Dalam kerangka Degrowth dan ekonomi ekologis, kesejahteraan tidak lagi diukur dari patokan ekonomi klasik seperti Produk Domestik Bruto (PDB) semata. Fokus pengukuran bergeser ke indikator non-moneter yang mencerminkan kualitas kehidupan secara holistik. Indikator ini meliputi (tercantum dalam SDG’s) 1. Kesehatan masyarakat yang lebih baik. 2. Akses dan kualitas pendidikan yang merata. 3. Kualitas ekosistem yang mendukung kehidupan.

Meskipun Sustainable Development Goals (SDGs) menekankan pentingnya kesehatan, pendidikan, dan ekosistem yang sehat, praktik pemberian izin tambang sebagai ekonomi ekstraktif dan perampasan lahan (land grabbing) di berbagai wilayah menunjukkan kontradiksi mendasar. Namun, di lapangan, izin tambang dan Proyek Strategis Nasional  sering diberikan tanpa kajian lingkungan yang memadai dan pelaku usaha kerap menghindari tanggung jawab atas kerusakan yang ditimbulkan. Dalam banyak kasus, izin usaha pertambangan (IUP) dan HGU korporasi perkebunan besar  diberikan demi pertumbuhan PDB, meskipun dampaknya merusak kesehatan masyarakat dan kualitas ekosistem.
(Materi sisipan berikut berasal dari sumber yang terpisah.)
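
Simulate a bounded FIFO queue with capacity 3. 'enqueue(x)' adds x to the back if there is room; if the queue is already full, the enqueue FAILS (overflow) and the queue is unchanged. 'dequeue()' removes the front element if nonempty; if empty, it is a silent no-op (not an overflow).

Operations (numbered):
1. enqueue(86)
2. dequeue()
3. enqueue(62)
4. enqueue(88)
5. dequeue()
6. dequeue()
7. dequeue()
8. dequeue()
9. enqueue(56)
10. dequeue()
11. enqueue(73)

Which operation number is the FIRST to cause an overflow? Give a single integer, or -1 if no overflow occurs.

1. enqueue(86): size=1
2. dequeue(): size=0
3. enqueue(62): size=1
4. enqueue(88): size=2
5. dequeue(): size=1
6. dequeue(): size=0
7. dequeue(): empty, no-op, size=0
8. dequeue(): empty, no-op, size=0
9. enqueue(56): size=1
10. dequeue(): size=0
11. enqueue(73): size=1

Answer: -1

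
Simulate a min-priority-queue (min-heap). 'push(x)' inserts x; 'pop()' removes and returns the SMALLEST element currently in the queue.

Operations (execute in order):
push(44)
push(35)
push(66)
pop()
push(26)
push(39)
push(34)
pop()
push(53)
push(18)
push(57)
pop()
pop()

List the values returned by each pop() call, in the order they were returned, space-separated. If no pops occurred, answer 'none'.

push(44): heap contents = [44]
push(35): heap contents = [35, 44]
push(66): heap contents = [35, 44, 66]
pop() → 35: heap contents = [44, 66]
push(26): heap contents = [26, 44, 66]
push(39): heap contents = [26, 39, 44, 66]
push(34): heap contents = [26, 34, 39, 44, 66]
pop() → 26: heap contents = [34, 39, 44, 66]
push(53): heap contents = [34, 39, 44, 53, 66]
push(18): heap contents = [18, 34, 39, 44, 53, 66]
push(57): heap contents = [18, 34, 39, 44, 53, 57, 66]
pop() → 18: heap contents = [34, 39, 44, 53, 57, 66]
pop() → 34: heap contents = [39, 44, 53, 57, 66]

Answer: 35 26 18 34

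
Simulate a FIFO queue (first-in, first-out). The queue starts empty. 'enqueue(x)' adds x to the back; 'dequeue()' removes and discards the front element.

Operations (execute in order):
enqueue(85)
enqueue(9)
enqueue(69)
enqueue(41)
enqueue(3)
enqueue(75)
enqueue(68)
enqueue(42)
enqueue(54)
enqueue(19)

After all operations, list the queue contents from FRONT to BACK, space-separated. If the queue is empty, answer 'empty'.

enqueue(85): [85]
enqueue(9): [85, 9]
enqueue(69): [85, 9, 69]
enqueue(41): [85, 9, 69, 41]
enqueue(3): [85, 9, 69, 41, 3]
enqueue(75): [85, 9, 69, 41, 3, 75]
enqueue(68): [85, 9, 69, 41, 3, 75, 68]
enqueue(42): [85, 9, 69, 41, 3, 75, 68, 42]
enqueue(54): [85, 9, 69, 41, 3, 75, 68, 42, 54]
enqueue(19): [85, 9, 69, 41, 3, 75, 68, 42, 54, 19]

Answer: 85 9 69 41 3 75 68 42 54 19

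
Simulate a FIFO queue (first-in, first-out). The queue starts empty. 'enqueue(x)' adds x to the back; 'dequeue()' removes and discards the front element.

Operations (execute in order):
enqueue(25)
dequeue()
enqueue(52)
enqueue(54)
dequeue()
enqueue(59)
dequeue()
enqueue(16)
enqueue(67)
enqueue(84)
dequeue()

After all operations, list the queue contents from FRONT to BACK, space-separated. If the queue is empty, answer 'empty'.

Answer: 16 67 84

Derivation:
enqueue(25): [25]
dequeue(): []
enqueue(52): [52]
enqueue(54): [52, 54]
dequeue(): [54]
enqueue(59): [54, 59]
dequeue(): [59]
enqueue(16): [59, 16]
enqueue(67): [59, 16, 67]
enqueue(84): [59, 16, 67, 84]
dequeue(): [16, 67, 84]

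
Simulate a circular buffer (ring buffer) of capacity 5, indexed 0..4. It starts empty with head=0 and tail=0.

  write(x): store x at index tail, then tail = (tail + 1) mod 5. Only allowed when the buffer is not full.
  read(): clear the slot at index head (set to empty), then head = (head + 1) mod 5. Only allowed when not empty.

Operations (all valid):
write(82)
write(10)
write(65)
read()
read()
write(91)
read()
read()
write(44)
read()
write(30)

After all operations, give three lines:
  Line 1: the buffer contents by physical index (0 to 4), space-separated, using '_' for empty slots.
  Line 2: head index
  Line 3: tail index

Answer: 30 _ _ _ _
0
1

Derivation:
write(82): buf=[82 _ _ _ _], head=0, tail=1, size=1
write(10): buf=[82 10 _ _ _], head=0, tail=2, size=2
write(65): buf=[82 10 65 _ _], head=0, tail=3, size=3
read(): buf=[_ 10 65 _ _], head=1, tail=3, size=2
read(): buf=[_ _ 65 _ _], head=2, tail=3, size=1
write(91): buf=[_ _ 65 91 _], head=2, tail=4, size=2
read(): buf=[_ _ _ 91 _], head=3, tail=4, size=1
read(): buf=[_ _ _ _ _], head=4, tail=4, size=0
write(44): buf=[_ _ _ _ 44], head=4, tail=0, size=1
read(): buf=[_ _ _ _ _], head=0, tail=0, size=0
write(30): buf=[30 _ _ _ _], head=0, tail=1, size=1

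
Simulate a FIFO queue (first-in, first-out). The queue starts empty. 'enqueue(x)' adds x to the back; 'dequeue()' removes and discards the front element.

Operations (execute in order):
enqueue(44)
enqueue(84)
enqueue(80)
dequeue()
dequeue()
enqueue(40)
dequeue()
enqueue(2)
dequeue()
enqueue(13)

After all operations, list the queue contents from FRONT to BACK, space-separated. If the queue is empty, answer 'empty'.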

Dengan menjadikan PDB sebagai ukuran utama kemajuan, ekonomi neoklasik mengabaikan dimensi distribusi dan keberlanjutan. Pertumbuhan bisa terjadi bersamaan dengan perusakan lingkungan, eksploitasi tenaga kerja, dan marginalisasi komunitas adat. Dalam kerangka ini, keadilan distributif bukan hanya diabaikan—ia dianggap sebagai gangguan terhadap efisiensi pasar.

Keadilan distributif (pemerataan kekayaan) tidak berjalan seiring dengan kebijakan kapitalisme hijau. Alih-alih menetes, kekayaan justru mengalir ke atas. Ketimpangan global terus melebar: 1% populasi dunia kini menguasai lebih dari separuh kekayaan global. Di Indonesia, laporan Oxfam dan World Bank menunjukkan bahwa pertumbuhan ekonomi tinggi tidak serta-merta mengurangi kemiskinan struktural atau memperbaiki akses terhadap layanan dasar seperti pendidikan dan kesehatan.

Kapitalis (petani) kecil akan terhambat oleh asumsi bahwa semua individu rasional dan memiliki akses yang setara terhadap sumber daya. Padahal, dalam kenyataannya, sejarah kolonialisme, patriarki, dan ketimpangan agraria menciptakan titik awal yang sangat timpang. Dalam konteks ini, pasar bebas lewat jargon kapitalisme hijau justru memperkuat dominasi mereka yang sudah memiliki modal dan akses.